We know all too well how the holidays are supposed to be. But in reality, how do we really spend them? Are you sipping mulled cider and roasting chestnuts? NO! The hard, cold fact is that we are running around like a chicken with its head cut off. We are fighting for parking spots, fighting crowds at the mall, spending more than we can afford and trying to keep the house clean for company. We bake and cook the old fashion way, all the while wondering why we are not blissful.

Here is the big eye-opener: our stress is self-imposed. It comes from our fighting against the simple fact that things are not as we want them to be. We want peace and we have chaos. We want a parking spot, but we are trapped in gridlock. We want the stores to have the items on a shopping list and they don’t. We want short lines and they are long. We want our family to love one another but relationships are strained. We want to bake a moist turkey and its dry.

If we want to get rid of our stress we have to let go of our romantic images of how things should be and instead embrace reality for how things really are. Accept the situation that you are experiencing as it unfolds and see it afresh.
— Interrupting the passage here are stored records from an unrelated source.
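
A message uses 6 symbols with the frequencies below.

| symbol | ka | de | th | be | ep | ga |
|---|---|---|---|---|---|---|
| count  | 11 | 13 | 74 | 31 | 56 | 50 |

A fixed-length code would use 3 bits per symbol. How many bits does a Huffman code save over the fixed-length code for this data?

156

Fixed-length: 3 bits × 235 symbols = 705 bits.
Huffman merges:
ka(11) + de(13) → 24
24 + be(31) → 55
ga(50) + 55 → 105
ep(56) + th(74) → 130
105 + 130 → 235
Huffman total = 24 + 55 + 105 + 130 + 235 = 549 bits.
Saving = 705 − 549 = 156 bits.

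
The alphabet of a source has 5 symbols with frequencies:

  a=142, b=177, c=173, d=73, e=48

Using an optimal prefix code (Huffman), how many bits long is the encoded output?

1347

Merge the two smallest weights repeatedly:
e(48) + d(73) → 121
121 + a(142) → 263
c(173) + b(177) → 350
263 + 350 → 613
Total encoded bits = sum of merged weights = 121 + 263 + 350 + 613 = 1347.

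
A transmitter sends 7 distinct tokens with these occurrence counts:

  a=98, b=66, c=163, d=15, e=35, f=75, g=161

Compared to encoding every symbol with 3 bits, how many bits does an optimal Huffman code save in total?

Fixed-length: 3 bits × 613 symbols = 1839 bits.
Huffman merges:
combine d(15), e(35) → 50
combine 50, b(66) → 116
combine f(75), a(98) → 173
combine 116, g(161) → 277
combine c(163), 173 → 336
combine 277, 336 → 613
Huffman total = 50 + 116 + 173 + 277 + 336 + 613 = 1565 bits.
Saving = 1839 − 1565 = 274 bits.

274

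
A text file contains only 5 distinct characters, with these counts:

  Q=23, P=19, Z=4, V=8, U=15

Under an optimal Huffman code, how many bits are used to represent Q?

Repeatedly merge the two smallest:
Z(4) + V(8) → 12
12 + U(15) → 27
P(19) + Q(23) → 42
27 + 42 → 69
The subtree containing Q is merged 2 times, so code length = 2.

2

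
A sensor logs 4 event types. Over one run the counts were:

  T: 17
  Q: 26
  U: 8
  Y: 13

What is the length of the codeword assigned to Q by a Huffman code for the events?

Huffman merges, smallest pair first:
U(8) + Y(13) → 21
T(17) + 21 → 38
Q(26) + 38 → 64
Q is a child of the root — depth 1, so its codeword is a single bit.

1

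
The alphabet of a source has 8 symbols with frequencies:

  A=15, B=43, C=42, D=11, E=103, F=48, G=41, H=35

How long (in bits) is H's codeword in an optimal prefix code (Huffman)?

Repeatedly merge the two smallest:
merge D(11) and A(15): 26
merge 26 and H(35): 61
merge G(41) and C(42): 83
merge B(43) and F(48): 91
merge 61 and 83: 144
merge 91 and E(103): 194
merge 144 and 194: 338
The subtree containing H is merged 3 times, so code length = 3.

3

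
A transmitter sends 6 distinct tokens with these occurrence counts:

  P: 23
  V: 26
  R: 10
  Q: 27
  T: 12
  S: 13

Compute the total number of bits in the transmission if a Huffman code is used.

Build the Huffman tree bottom-up:
R(10) + T(12) → 22
S(13) + 22 → 35
P(23) + V(26) → 49
Q(27) + 35 → 62
49 + 62 → 111
Total encoded bits = sum of merged weights = 22 + 35 + 49 + 62 + 111 = 279.

279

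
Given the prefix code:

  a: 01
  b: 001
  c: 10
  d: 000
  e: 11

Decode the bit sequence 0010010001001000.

Read left to right; each codeword is recognised as soon as it completes (prefix code):
  001→b | 001→b | 000→d | 10→c | 01→a | 000→d
Decoded message: bbdcad

bbdcad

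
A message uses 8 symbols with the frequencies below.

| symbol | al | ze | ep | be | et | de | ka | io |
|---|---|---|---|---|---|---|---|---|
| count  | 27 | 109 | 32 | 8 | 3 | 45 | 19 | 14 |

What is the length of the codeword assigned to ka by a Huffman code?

4

Build the tree from the bottom:
et(3) + be(8) → 11
11 + io(14) → 25
ka(19) + 25 → 44
al(27) + ep(32) → 59
44 + de(45) → 89
59 + 89 → 148
ze(109) + 148 → 257
ka sits 4 levels below the root, so its codeword is 4 bits.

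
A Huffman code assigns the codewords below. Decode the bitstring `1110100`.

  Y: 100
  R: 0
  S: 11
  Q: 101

Read left to right; each codeword is recognised as soon as it completes (prefix code):
  11→S | 101→Q | 0→R | 0→R
Decoded message: SQRR

SQRR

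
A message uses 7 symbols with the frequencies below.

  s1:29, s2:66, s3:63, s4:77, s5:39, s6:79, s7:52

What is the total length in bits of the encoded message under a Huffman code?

1127

Build the Huffman tree bottom-up:
combine s1(29), s5(39) → 68
combine s7(52), s3(63) → 115
combine s2(66), 68 → 134
combine s4(77), s6(79) → 156
combine 115, 134 → 249
combine 156, 249 → 405
Total encoded bits = sum of merged weights = 68 + 115 + 134 + 156 + 249 + 405 = 1127.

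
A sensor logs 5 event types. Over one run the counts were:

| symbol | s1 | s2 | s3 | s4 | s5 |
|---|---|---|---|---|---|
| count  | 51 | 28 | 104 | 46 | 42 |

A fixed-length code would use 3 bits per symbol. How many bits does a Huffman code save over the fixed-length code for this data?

208

Fixed-length: 3 bits × 271 symbols = 813 bits.
Huffman merges:
merge s2(28) and s5(42): 70
merge s4(46) and s1(51): 97
merge 70 and 97: 167
merge s3(104) and 167: 271
Huffman total = 70 + 97 + 167 + 271 = 605 bits.
Saving = 813 − 605 = 208 bits.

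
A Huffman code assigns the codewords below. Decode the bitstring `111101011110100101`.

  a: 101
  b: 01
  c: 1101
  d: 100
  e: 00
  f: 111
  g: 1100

Read left to right; each codeword is recognised as soon as it completes (prefix code):
  111→f | 101→a | 01→b | 111→f | 01→b | 00→e | 101→a
Decoded message: fabfbea

fabfbea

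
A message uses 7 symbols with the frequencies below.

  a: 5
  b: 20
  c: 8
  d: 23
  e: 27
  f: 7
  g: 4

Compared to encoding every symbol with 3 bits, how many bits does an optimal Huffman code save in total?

46

Fixed-length: 3 bits × 94 symbols = 282 bits.
Huffman merges:
merge g(4) and a(5): 9
merge f(7) and c(8): 15
merge 9 and 15: 24
merge b(20) and d(23): 43
merge 24 and e(27): 51
merge 43 and 51: 94
Huffman total = 9 + 15 + 24 + 43 + 51 + 94 = 236 bits.
Saving = 282 − 236 = 46 bits.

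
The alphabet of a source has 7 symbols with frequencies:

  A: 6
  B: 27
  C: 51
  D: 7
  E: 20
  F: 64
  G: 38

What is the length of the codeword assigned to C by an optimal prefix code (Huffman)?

2

Build the tree from the bottom:
combine A(6), D(7) → 13
combine 13, E(20) → 33
combine B(27), 33 → 60
combine G(38), C(51) → 89
combine 60, F(64) → 124
combine 89, 124 → 213
The subtree containing C is merged 2 times, so code length = 2.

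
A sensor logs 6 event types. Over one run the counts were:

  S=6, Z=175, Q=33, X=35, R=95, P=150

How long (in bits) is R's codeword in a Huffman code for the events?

Huffman merges, smallest pair first:
S(6) + Q(33) → 39
X(35) + 39 → 74
74 + R(95) → 169
P(150) + 169 → 319
Z(175) + 319 → 494
R sits 3 levels below the root, so its codeword is 3 bits.

3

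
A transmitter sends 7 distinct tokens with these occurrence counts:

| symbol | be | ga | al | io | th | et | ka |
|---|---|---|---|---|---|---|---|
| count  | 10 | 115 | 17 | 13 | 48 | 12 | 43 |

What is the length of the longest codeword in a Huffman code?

Merge the two lowest-weight nodes at each step:
combine be(10), et(12) → 22
combine io(13), al(17) → 30
combine 22, 30 → 52
combine ka(43), th(48) → 91
combine 52, 91 → 143
combine ga(115), 143 → 258
The rarest symbols sit at the bottom; the longest codeword is 4 bits.

4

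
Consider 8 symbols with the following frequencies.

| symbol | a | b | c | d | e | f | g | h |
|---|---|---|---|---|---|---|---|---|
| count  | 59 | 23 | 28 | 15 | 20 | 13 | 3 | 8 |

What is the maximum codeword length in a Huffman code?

Merge the two lowest-weight nodes at each step:
g(3) + h(8) → 11
11 + f(13) → 24
d(15) + e(20) → 35
b(23) + 24 → 47
c(28) + 35 → 63
47 + a(59) → 106
63 + 106 → 169
The rarest symbols sit at the bottom; the longest codeword is 5 bits.

5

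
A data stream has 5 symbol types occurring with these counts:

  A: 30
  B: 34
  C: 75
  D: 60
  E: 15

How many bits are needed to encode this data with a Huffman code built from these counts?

Merge the two smallest weights repeatedly:
combine E(15), A(30) → 45
combine B(34), 45 → 79
combine D(60), C(75) → 135
combine 79, 135 → 214
The encoded length is the sum of every internal node's weight: 45 + 79 + 135 + 214 = 473 bits.

473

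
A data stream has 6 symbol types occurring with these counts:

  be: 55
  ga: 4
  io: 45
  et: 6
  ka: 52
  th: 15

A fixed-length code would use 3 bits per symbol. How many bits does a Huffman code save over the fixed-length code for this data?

142

Fixed-length: 3 bits × 177 symbols = 531 bits.
Huffman merges:
ga(4) + et(6) → 10
10 + th(15) → 25
25 + io(45) → 70
ka(52) + be(55) → 107
70 + 107 → 177
Huffman total = 10 + 25 + 70 + 107 + 177 = 389 bits.
Saving = 531 − 389 = 142 bits.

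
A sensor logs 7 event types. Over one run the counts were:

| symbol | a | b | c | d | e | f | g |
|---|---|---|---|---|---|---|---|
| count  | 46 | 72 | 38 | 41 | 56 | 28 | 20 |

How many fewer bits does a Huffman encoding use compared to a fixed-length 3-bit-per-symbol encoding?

Fixed-length: 3 bits × 301 symbols = 903 bits.
Huffman merges:
g(20) + f(28) → 48
c(38) + d(41) → 79
a(46) + 48 → 94
e(56) + b(72) → 128
79 + 94 → 173
128 + 173 → 301
Huffman total = 48 + 79 + 94 + 128 + 173 + 301 = 823 bits.
Saving = 903 − 823 = 80 bits.

80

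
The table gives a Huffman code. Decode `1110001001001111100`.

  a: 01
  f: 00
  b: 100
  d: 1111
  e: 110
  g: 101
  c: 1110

Read left to right; each codeword is recognised as soon as it completes (prefix code):
  1110→c | 00→f | 100→b | 100→b | 1111→d | 100→b
Decoded message: cfbbdb

cfbbdb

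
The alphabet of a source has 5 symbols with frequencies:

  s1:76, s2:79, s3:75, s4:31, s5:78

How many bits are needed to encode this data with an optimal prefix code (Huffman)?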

Do not compare it to your ideal as that will only invite disappointment.

This is the card you have been dealt -- play it well, or risk eroding your own happiness.

Stuck in a line up? Start a conversation with the person beside you, he or she may be very interesting.

Trapped in a parking lot? Spend the time listening to your favourite radio station or podcast. I am sure I have listened to the entire "Lord of the Rings" trilogy sitting in my commuter traffic.

If you turkey is dry -- it's dry. You can’t “uncook it” so enjoy it as is without recalling past succulent birds. This is the only one you have so how will you eat it? With joy or misery? Wishing it were moister won’t change a thing except make you less happy. Don’t throw your happiness away!

My mother died of cancer at home over the holidays about 20 years ago. The entire family was with her. As friends came to visit while she was bed-bound, they would make small talk: moan about how cold it was and complain about the time it took to shovel their driveway.

It was good hearted, but I couldn’t help but hear it through the ears of someone who was wishing they could enjoy another cold day, who would soon miss the beauty of waking to a fresh snowfall. It changed me forever.

I am alive and I get to enjoy every day and I am thankful for whatever the day brings. Yes, I will go to the mall and shop -- but I will smile at every person I have to push by. I will shrug instead of shudder when the item I need is sold out. I will talk to the people in line around me and be thankful I had this day to live.